By then McManus had another stake in California beyond the racetrack. The state had become a detective story for him, holding, he hoped, the solution to the Nazi blockade that cut his supply line of cork. During a previous visit to San Francisco, McManus on a drive to the Napa valley glimpsed a tree that made him stop the car. He took out a penknife and sliced a piece of bark. It was cork, growing far from its native Mediterranean. He made plans for testing, and collecting acorns. He ordered climate maps of the U.S. showing zones favorable for growing cork. He even chartered a plane to fly acorns collected in Morocco’s Atlas Mountains (specially chosen to resist North American winters) to Maryland, and quick planting in the nursery. His tree detective in California was a forester at UC-Berkeley with the Chandlerian name of Woodbridge Metcalf, who discovered cork groves dating back to the Spanish period, and a shipment of acorns ordered by the Patent Office in San Francisco in 1858.

That started the nationwide McManus Cork Oak Project. Make America free of dependence on vulnerable foreign supplies.
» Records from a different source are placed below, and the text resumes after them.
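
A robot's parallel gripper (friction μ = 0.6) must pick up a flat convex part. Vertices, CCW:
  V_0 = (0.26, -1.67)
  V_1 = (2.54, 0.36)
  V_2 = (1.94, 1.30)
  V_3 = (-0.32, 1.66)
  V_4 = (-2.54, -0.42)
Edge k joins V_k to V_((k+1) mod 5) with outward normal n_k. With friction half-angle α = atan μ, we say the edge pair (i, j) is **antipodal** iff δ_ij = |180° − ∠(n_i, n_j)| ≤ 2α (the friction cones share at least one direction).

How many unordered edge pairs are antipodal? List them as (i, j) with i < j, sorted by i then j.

α = atan 0.6 = 30.96°;  2α = 61.93°
n_0 = (+0.6650, -0.7469)
n_1 = (+0.8429, +0.5380)
n_2 = (+0.1573, +0.9875)
n_3 = (-0.6837, +0.7297)
n_4 = (-0.4077, -0.9131)
  (0,1): δ = 99.13°  ·
  (0,2): δ = 50.73°  ✓
  (0,3): δ = 1.45°  ✓
  (0,4): δ = 114.26°  ·
  (1,2): δ = 131.60°  ·
  (1,3): δ = 79.41°  ·
  (1,4): δ = 33.39°  ✓
  (2,3): δ = 127.81°  ·
  (2,4): δ = 15.01°  ✓
  (3,4): δ = 67.19°  ·
antipodal pairs: 4

count = 4; pairs: (0,2), (0,3), (1,4), (2,4)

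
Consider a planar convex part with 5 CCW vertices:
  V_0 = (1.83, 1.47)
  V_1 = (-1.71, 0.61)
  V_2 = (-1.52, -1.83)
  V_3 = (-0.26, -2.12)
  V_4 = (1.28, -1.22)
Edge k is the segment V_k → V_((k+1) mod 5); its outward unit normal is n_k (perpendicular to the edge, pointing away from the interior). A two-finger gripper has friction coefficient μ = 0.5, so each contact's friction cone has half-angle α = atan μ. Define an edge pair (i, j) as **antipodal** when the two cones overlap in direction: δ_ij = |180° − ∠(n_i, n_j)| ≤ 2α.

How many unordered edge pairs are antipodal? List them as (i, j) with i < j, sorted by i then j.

α = atan 0.5 = 26.57°;  2α = 53.13°
n_0 = (-0.2361, +0.9717)
n_1 = (-0.9970, -0.0776)
n_2 = (-0.2243, -0.9745)
n_3 = (+0.5046, -0.8634)
n_4 = (+0.9797, -0.2003)
  (0,1): δ = 99.20°  ·
  (0,2): δ = 26.62°  ✓
  (0,3): δ = 16.65°  ✓
  (0,4): δ = 64.79°  ·
  (1,2): δ = 107.41°  ·
  (1,3): δ = 64.15°  ·
  (1,4): δ = 16.01°  ✓
  (2,3): δ = 136.74°  ·
  (2,4): δ = 88.59°  ·
  (3,4): δ = 131.86°  ·
antipodal pairs: 3

count = 3; pairs: (0,2), (0,3), (1,4)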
Get families and 4-H clubs shoveling earth for the young seedlings, nurturing the soil, giving them something to do against the fear that was brewing. By 1941, the cork oak program was in full swing, with a web of contacts combing the state for cork oaks and rumors of them, thousands from Napa to Los Angeles. In L.A., a parks crew found 2,000 cork oaks growing and the L.A. Forestry Department created a card about every tree. They found 140 spreading cork canopies along highways in the San Fernando Valley. East of Santa Anita in Duarte, then a hub of citrus and avocado growers, they found a cluster of 30-year-old cork oaks. With their axes and knives they sheered the spongy bark like a sheep’s wool, as Hollywood-bound traffic whizzed past. The crew pried off 8-foot-long slabs, one after another, to grow America’s self-reliance. Lab tests showed it was commercial-quality cork. Thousands signed up to grow seedlings. The McManus Cork Project took off.
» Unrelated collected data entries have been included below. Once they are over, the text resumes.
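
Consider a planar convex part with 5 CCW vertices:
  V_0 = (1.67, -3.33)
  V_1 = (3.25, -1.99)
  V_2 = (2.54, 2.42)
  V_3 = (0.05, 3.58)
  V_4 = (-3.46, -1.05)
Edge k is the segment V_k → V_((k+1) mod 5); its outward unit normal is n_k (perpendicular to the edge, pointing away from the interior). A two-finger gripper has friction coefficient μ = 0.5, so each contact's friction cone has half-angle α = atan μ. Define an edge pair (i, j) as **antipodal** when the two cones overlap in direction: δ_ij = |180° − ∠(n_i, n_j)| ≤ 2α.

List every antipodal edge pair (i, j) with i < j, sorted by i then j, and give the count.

count = 3; pairs: (0,3), (1,3), (2,4)

α = atan 0.5 = 26.57°;  2α = 53.13°
n_0 = (+0.6468, -0.7627)
n_1 = (+0.9873, +0.1590)
n_2 = (+0.4223, +0.9065)
n_3 = (-0.7969, +0.6041)
n_4 = (-0.4061, -0.9138)
  (0,1): δ = 121.16°  ·
  (0,2): δ = 65.28°  ·
  (0,3): δ = 12.53°  ✓
  (0,4): δ = 115.74°  ·
  (1,2): δ = 124.13°  ·
  (1,3): δ = 46.31°  ✓
  (1,4): δ = 56.89°  ·
  (2,3): δ = 102.19°  ·
  (2,4): δ = 1.02°  ✓
  (3,4): δ = 76.80°  ·
antipodal pairs: 3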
These harvest trips were happening as American’s fears of war escalated. U.S. and state officials were coming down on immigrants they labeled potential “enemy aliens.” In the months to come, Japanese- and Italian-American communities within five miles of the coast would be displaced completely, deemed security risks by the government. These factors surely complicated the responses that cork investigators encountered in those neighborhoods, as they came on private land. California’s Attorney-General Earl Warren in particular took a hard line. Within months, thousands of families would be forced to relocate, and soon 100,000 Japanese-Americans would be interned in camps in the vastnesses of the West.
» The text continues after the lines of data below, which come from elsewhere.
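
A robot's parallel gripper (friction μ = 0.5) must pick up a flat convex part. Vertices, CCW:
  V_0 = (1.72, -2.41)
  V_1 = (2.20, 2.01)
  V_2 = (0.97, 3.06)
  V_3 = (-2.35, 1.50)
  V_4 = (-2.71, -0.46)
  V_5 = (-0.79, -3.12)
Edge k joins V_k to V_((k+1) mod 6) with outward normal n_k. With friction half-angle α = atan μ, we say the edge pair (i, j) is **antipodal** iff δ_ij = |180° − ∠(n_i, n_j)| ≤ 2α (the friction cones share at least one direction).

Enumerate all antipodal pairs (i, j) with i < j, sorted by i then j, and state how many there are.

α = atan 0.5 = 26.57°;  2α = 53.13°
n_0 = (+0.9942, -0.1080)
n_1 = (+0.6493, +0.7606)
n_2 = (-0.4253, +0.9051)
n_3 = (-0.9835, +0.1807)
n_4 = (-0.8108, -0.5853)
n_5 = (+0.2722, -0.9622)
  (0,1): δ = 124.29°  ·
  (0,2): δ = 58.63°  ·
  (0,3): δ = 4.21°  ✓
  (0,4): δ = 42.02°  ✓
  (0,5): δ = 111.99°  ·
  (1,2): δ = 114.35°  ·
  (1,3): δ = 59.92°  ·
  (1,4): δ = 13.69°  ✓
  (1,5): δ = 56.28°  ·
  (2,3): δ = 125.58°  ·
  (2,4): δ = 79.35°  ·
  (2,5): δ = 9.37°  ✓
  (3,4): δ = 133.77°  ·
  (3,5): δ = 63.80°  ·
  (4,5): δ = 110.03°  ·
antipodal pairs: 4

count = 4; pairs: (0,3), (0,4), (1,4), (2,5)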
The tree-growing campaign lasted through the war, heralded in the press and endorsed by shovel-toting governors. Cork’s run ended only when plastics boomed and replaced it after the war. But American invention and the desire to take action remained a good bet. The experience of America during that period shows the glimmers of that invention and risk-taking, alongside the shadows of fear that many Americans endured silently.